Ses conseils de lecture, les angles surprenants qu’il trouve à propos de doctrines rebattues nous délivrent de la philosophie en tisane. Après tout, " les premières retranscriptions des" dialogues socratiques "ne sont nen d’autre que des conversations de parloir ". Propos d’orfèvre: éducateur de prison, l’auteur a eu enseigné la philo a des "lascars" moins concernés par le bac que par la BAC (brigade anti-criminalité). II en a gardé un langage viril pour évoquer "le geste fondateur et absolument couillu de Descartes". Hegel et sa dialectique? "Sous sa plume fiévreuse, tout s’enquille idéalement" "L’éthique " de Spinoza, il faut la lire "avec le soin et la lenteur d’un fumeur de cigare sur un baril de poudre " Voyez à la leçon n°30 comment le tandem Deleuze-Foucault, "les Tif et Tondu de la philo 68", ringardisent en beauté le vieux Sartre, "dépassé par la nouvelle génération de déconneurs". À ce banquet mafieux s’invitent quelques pointures bienvenues: George Orwell, Jean Dubuffet, Albert Cossery ("le dernier des pharaons"), un glorieux voleur anarchiste (Alexandre Jacob), un taulard écrivain (Serge Livrozet), tous grands dévorateurs de livres et amateurs d’écriture. On est en bonne compagnie. Comme disait Aristote: mais que fait la polis" ! – 288 p , 20 Euros, en librairie le 2 mai
Frédéric Pagès, Le Canard Enchaîné, 24 avril 2013
Matières à penser
Comme le diraient les tontons flingueurs, c’est du brutal. Une fois encore, Alain Guyard frappe fort. Après "La Zonzon", chronique de la plongée d’un prof de philo nommé Lazare Vilain dans l’univers carcéral, il reprend du service pour les mauvais garçons en découpant son propos, à grands coups de tranchoir, en trente-trois leçons elles-mêmes scindées en cours théoriques et en travaux pratiques. Les premiers ne risquent guère d’être doctement énoncés en quelque prestigieuse chaire : l’école de Guyard est celle de la rue, du mitard, des parloirs où l’imparfait du subjonctif se cogne la tête contre les murs. Sa langue est celle d’Audiard ; son accent celui d’Arletty, avec ses vérités assénées comme des claques et ses surnoms collés d’une bourrade jubilatoire. Voici Socrate élevé au rang de philosophe de comptoir, Machiavel dépeint en étrangleur aux yeux d’ange, Schopenhauer en bouddha boudeur au bordel, Foucault en skinhead d’ultragauche. Évidemment, sauf dans le cas de ce dernier, ça décoiffe… Pour autant, dictionnaire d’argot dans une main et clef à molette dans l’autre, l’auteur ne se contente pas de déboulonner les statues : il en fracasse le socle, pour révéler ce qui se cache sous le bronze et l’airain. C’est souvent bien vu, parfois inattendu, régulièrement sujet à controverse. Cela peut choquer aussi. Ébranler des certitudes dévoreuses de pensée libre et d’envie de défricher. Et c’est en cela que ce bouquin, au-delà de ses aspects provocateurs et de ses travaux pratiques rigolards, voire déjantés, vient donner à penser, à s’inspirer et à rédiger dans un style percutant, à éviter tout de même dans la copie de philo du bac.

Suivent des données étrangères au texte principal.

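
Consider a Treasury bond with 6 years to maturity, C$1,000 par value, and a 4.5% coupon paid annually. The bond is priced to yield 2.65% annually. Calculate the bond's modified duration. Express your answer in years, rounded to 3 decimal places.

5.283 years

Periodic yield y = 0.0265. First find Macaulay duration:
  t   CF        PV=CF/(1+0.0265)^t    t·PV
  1        45.00        43.8383        43.8383
  2        45.00        42.7066        85.4131
  3        45.00        41.6041       124.8122
  4        45.00        40.5300       162.1200
  5        45.00        39.4837       197.4185
  6     1,045.00       893.2285     5,359.3710
  Σ                  1,101.3911     5,972.9730
P = 1,101.3911; Macaulay duration = 5,972.9730 / 1,101.3911 = 5.42312 years.
Modified duration = D_Mac / (1 + y) = 5.42312 / 1.0265 = 5.28311 years.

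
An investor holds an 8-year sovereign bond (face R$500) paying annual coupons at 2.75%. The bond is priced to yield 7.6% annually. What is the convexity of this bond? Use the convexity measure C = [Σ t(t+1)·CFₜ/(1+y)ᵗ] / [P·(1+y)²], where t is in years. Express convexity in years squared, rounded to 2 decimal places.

With y = 0.076:
  t   CF        PV=CF/(1+0.076)^t    t·PV        t(t+1)·PV
  1        13.75        12.7788        12.7788          25.5576
  2        13.75        11.8762        23.7524          71.2573
  3        13.75        11.0374        33.1121         132.4485
  4        13.75        10.2578        41.0311         205.1557
  5        13.75         9.5333        47.6663         285.9977
  6        13.75         8.8599        53.1594         372.1160
  7        13.75         8.2341        57.6388         461.1103
  8       513.75       285.9260     2,287.4081      20,586.6727
  Σ                    358.5035     2,556.5471      22,140.3160
P = 358.5035.
Convexity = Σ t(t+1)·PV / [P·(1+y)²] = 22,140.3160 / (358.5035 × 1.157776) = 53.34158.

53.34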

F.B., Paris Normandie, 8 mai 2013
Pour écouter l’entretien avec Laurent Dehossay dans Le Grand Mag, RTBF, 03/04/2013
Pour passer deux heures de radio avec Alain Guyard dans l’ émission de François Angelier, cette fois titrée : Laissez passer les voyous ! Et écouter les propos louangeurs de Raphaël Enthoven :“Je jette un œil sur ce livre, et je n’arrive plus à décrocher tellement c’est drôle, tellement c’est subtil, tellement c’est fin, tellement il a déguisé en voyouterie et en lexique de voyous une
connaissance très fine des différentes pensées.
Il y a des passages que je trouve hilarants, il y en a une infinité. J’en ai relevé deux, l’un sur Epicure avec le 2e exercice de travaux pratiques et l’autre extrêmement drôle sur Machiavel.”
Raphaël Enthoven (à partir du curseur 32) in Mauvais Genres, France Culture, 15 juin 2013.